What the heck is Bulldog Productions (BP)? A pretentious, exclusive posse that makes only “good” films (bad movies on nice equipment) — even that, they do rarely. Who needs a stolid organizational bureaucracy? If you ask me, it’s better to ditch the politics and just stay independent. Isn’t that what being an “independent filmmaker” is all about anyway?

This perception of the group, more common than you might expect, is rooted in reality. For a long time Bulldog Productions was difficult to access as an outsider. This dynamic caused a lost-at-sea phenomenon in Yale’s film scene. Dedicated filmmakers jumped ship to go their own way, diving into ambitious projects with little help. They had to make use of talented actors who acted only in theater productions — thespians who didn’t know about the film opportunities or predicted, based on experience, that no film would ever actually get edited, finished and released as promised. Worst of all are the interested but less experienced students who give up on getting involved in film due to a lack of support.

Here lies the core problem for film people at Yale. We don’t have a solid base, a foundation to stand upon like the theater kids’ Yale Drama Coalition and Dramat. We have our ideas, our equipment (if that), and the hazy group “BP.” So we go off and do the best we can. But the reality is, we amateur “aspiring starving artists” (as I like to put it) will get nowhere if we don’t come together to collaborate. Watching the screen credits after a movie, I can’t help but be amazed by how many darn people work on these projects.

Sometimes I wonder why, why do we all do it? In the end, for me, it’s about the family that emerges when your crew transforms into a seamless unit — when you end up making something that transcends the technical, which somehow becomes something beautiful. It’s about that feeling you get when you’re really doing and saying something valuable with other people. It requires an immense amount of focus, organization and manpower to organize these kinds of projects.

This year, we aim to make BP that kind of communicative center, where passionate, excited people can come to find support, enthusiasm and guidance for their projects. It should be a unified umbrella under which we can join forces and make something really beautiful, one small project at a time. On the technical side, to the extent we can make filmmaking easier to do at Yale, we will.

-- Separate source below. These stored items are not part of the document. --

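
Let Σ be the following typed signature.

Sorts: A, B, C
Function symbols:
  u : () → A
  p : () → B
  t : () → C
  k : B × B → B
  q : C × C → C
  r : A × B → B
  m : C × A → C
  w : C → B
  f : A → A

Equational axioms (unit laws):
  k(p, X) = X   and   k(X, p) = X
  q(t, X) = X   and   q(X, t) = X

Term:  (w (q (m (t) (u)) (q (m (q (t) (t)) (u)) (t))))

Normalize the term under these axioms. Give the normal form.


1. (w (q (m (t) (u)) (q (m (q (t) (t)) (u)) (t))))  →  (w (q (m (t) (u)) (m (q (t) (t)) (u))))
2. (w (q (m (t) (u)) (m (q (t) (t)) (u))))  →  (w (q (m (t) (u)) (m (t) (u))))

normal form = (w (q (m (t) (u)) (m (t) (u))))


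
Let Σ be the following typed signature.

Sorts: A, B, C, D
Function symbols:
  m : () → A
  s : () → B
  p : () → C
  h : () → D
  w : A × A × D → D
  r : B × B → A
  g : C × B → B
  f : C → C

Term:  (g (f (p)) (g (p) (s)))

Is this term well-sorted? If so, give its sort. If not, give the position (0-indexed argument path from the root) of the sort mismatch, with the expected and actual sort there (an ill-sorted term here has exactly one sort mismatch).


well-sorted; sort = B

    (p) : C
  (f (p)) : C
    (p) : C
    (s) : B
  (g (p) (s)) : B
(g (f (p)) (g (p) (s))) : B


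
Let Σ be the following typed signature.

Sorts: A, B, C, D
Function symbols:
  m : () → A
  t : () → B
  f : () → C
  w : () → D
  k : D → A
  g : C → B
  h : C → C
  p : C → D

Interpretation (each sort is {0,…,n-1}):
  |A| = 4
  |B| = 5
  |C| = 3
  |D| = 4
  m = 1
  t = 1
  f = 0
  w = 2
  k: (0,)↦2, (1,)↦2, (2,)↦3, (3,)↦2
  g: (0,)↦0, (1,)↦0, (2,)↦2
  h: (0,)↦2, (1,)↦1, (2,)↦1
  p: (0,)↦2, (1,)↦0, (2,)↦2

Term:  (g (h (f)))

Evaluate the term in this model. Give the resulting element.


  f = 0
  (h (f)) = h(0,) = 2
  (g (h (f))) = g(2,) = 2

value = 2


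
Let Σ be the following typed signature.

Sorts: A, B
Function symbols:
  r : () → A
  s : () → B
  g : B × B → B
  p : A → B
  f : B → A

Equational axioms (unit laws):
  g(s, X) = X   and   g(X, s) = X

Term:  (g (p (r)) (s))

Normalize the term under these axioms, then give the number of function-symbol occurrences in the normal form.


size = 2

1. (g (p (r)) (s))  →  (p (r))
normal form: (p (r))


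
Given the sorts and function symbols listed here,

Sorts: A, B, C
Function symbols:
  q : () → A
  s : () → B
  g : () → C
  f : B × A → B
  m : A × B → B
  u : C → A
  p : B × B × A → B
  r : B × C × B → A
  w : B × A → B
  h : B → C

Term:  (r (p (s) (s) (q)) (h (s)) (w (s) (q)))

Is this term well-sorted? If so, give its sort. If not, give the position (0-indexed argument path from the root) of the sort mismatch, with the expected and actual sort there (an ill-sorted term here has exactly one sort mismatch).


well-sorted; sort = A

    (s) : B
    (s) : B
    (q) : A
  (p (s) (s) (q)) : B
    (s) : B
  (h (s)) : C
    (s) : B
    (q) : A
  (w (s) (q)) : B
(r (p (s) (s) (q)) (h (s)) (w (s) (q))) : A


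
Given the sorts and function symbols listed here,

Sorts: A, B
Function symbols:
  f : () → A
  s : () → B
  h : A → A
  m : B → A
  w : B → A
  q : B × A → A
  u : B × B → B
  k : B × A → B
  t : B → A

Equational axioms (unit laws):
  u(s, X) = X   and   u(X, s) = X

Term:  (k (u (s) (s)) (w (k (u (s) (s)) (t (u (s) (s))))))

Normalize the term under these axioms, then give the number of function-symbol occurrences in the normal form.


1. (k (u (s) (s)) (w (k (u (s) (s)) (t (u (s) (s))))))  →  (k (s) (w (k (u (s) (s)) (t (u (s) (s))))))
2. (k (s) (w (k (u (s) (s)) (t (u (s) (s))))))  →  (k (s) (w (k (s) (t (u (s) (s))))))
3. (k (s) (w (k (s) (t (u (s) (s))))))  →  (k (s) (w (k (s) (t (s)))))
normal form: (k (s) (w (k (s) (t (s)))))

size = 7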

And we want to walk the walk too. At the moment we are working with the YDC to incorporate a film subsection on their website, which will hopefully allow actors to more easily view film opportunities alongside theater opportunities, and bring the two to be more on par with one another.

But, the ultimate goal is not to create an incredible organization just so it can exist in a vacuum. Yes, Bulldog Productions will serve as a trusted, localized space where filmmakers and actors alike can come together to plan realizable, ambitious projects. But it will hopefully also be a way to better reach Yale students at large, even those who aren’t directly connected to filmmaking. If we possess the organizational means, through BP, to gather the amazing films on campus under the same roof and bring them more reliably to a wider audience, then we have an even better shot at really connecting with something greater than ourselves.

Not only do we strive to tell amazing stories through narrative films, but we also happily produce advertisements and information spots for other on- and off-campus organizations. This is because we have the unusual ability to represent other groups through our own organization’s medium. And letting other groups’ genuine messages speak through our own is an incredibly humbling and inspiring thought.

Julia Myers is a junior in Ezra Stiles College.